The aim of this paper is to show how, taken at face value, it appears that Horkheimer and Adorno’s conception of the culture industry presented in The Dialectic of Enlightenment does not allow for integral freedom--or the very freedom which is at the heart of modernity’s conception of the person and is the basis for its political philosophy. Nevertheless, the text has the resources to support a slightly less pessimistic reading, and provide a role for irony which came to be among prevalent artistic practices for postmodern aesthetics. That is, once the distinction between terrible laughter and reconciled laughter as well as terrible and reconciled humor is understood, the text rewards rational reconstruction to demonstrate the folly of reason, and in doing so, we might experience The Dialectic of Enlightenment itself as an instance of reconciled humor.
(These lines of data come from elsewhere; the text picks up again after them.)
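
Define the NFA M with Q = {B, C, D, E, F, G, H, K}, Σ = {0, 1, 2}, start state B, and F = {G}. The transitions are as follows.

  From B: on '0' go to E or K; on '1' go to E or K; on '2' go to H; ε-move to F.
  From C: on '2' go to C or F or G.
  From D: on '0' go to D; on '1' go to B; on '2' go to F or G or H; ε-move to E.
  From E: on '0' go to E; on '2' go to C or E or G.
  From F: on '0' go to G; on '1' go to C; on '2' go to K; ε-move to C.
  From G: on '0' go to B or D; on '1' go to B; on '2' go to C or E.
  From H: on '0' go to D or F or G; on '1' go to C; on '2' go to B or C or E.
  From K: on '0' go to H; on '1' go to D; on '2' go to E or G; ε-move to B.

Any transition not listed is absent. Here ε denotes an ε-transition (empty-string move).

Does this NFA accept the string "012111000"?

Yes

Start: ε-closure({B}) = {B, C, F}.
Read '0': B→{E, K}, C→∅, F→{G}; union {E, G, K}; ε-closure = {B, C, E, F, G, K}.
Read '1': B→{E, K}, C→∅, E→∅, F→{C}, G→{B}, K→{D}; union {B, C, D, E, K}; ε-closure = {B, C, D, E, F, K}.
Read '2': B→{H}, C→{C, F, G}, D→{F, G, H}, E→{C, E, G}, F→{K}, K→{E, G}; union {C, E, F, G, H, K}; ε-closure = {B, C, E, F, G, H, K}.
Read '1': B→{E, K}, C→∅, E→∅, F→{C}, G→{B}, H→{C}, K→{D}; union {B, C, D, E, K}; ε-closure = {B, C, D, E, F, K}.
Read '1': B→{E, K}, C→∅, D→{B}, E→∅, F→{C}, K→{D}; union {B, C, D, E, K}; ε-closure = {B, C, D, E, F, K}.
Read '1': B→{E, K}, C→∅, D→{B}, E→∅, F→{C}, K→{D}; union {B, C, D, E, K}; ε-closure = {B, C, D, E, F, K}.
Read '0': B→{E, K}, C→∅, D→{D}, E→{E}, F→{G}, K→{H}; union {D, E, G, H, K}; ε-closure = {B, C, D, E, F, G, H, K}.
Read '0': B→{E, K}, C→∅, D→{D}, E→{E}, F→{G}, G→{B, D}, H→{D, F, G}, K→{H}; union {B, D, E, F, G, H, K}; ε-closure = {B, C, D, E, F, G, H, K}.
Read '0': B→{E, K}, C→∅, D→{D}, E→{E}, F→{G}, G→{B, D}, H→{D, F, G}, K→{H}; union {B, D, E, F, G, H, K}; ε-closure = {B, C, D, E, F, G, H, K}.
The final set {B, C, D, E, F, G, H, K} contains the accepting state G.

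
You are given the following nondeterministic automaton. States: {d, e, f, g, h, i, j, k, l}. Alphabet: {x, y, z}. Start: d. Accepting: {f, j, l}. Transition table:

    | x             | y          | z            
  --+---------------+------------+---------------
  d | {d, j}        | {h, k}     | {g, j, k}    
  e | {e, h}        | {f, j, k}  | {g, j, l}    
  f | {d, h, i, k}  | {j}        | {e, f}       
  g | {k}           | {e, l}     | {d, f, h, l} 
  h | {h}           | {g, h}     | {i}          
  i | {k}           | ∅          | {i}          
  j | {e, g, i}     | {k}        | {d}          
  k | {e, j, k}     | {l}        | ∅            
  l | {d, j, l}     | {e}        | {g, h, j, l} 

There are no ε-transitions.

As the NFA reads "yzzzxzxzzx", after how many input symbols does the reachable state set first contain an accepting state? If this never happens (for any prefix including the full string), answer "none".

none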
Perhaps, the text itself offers a way to mitigate against Horkheimer and Adorno’s condemnation of the culture industry so that it is less totalizing than it would first appear. Therefore, laughter has a critical role in a slightly less pessimistic reading of the text as once the distinction between reconciled and terrible laughter is integrated into the text itself, one may interpret the Dialectic of Enlightenment as an exercise in reconciled humor, and not the terrible humor so frequently found in the culture industry. The freedom involved in this beneficial sort of humor-- reconciled humor-- may be fleeting, but it is nevertheless significant.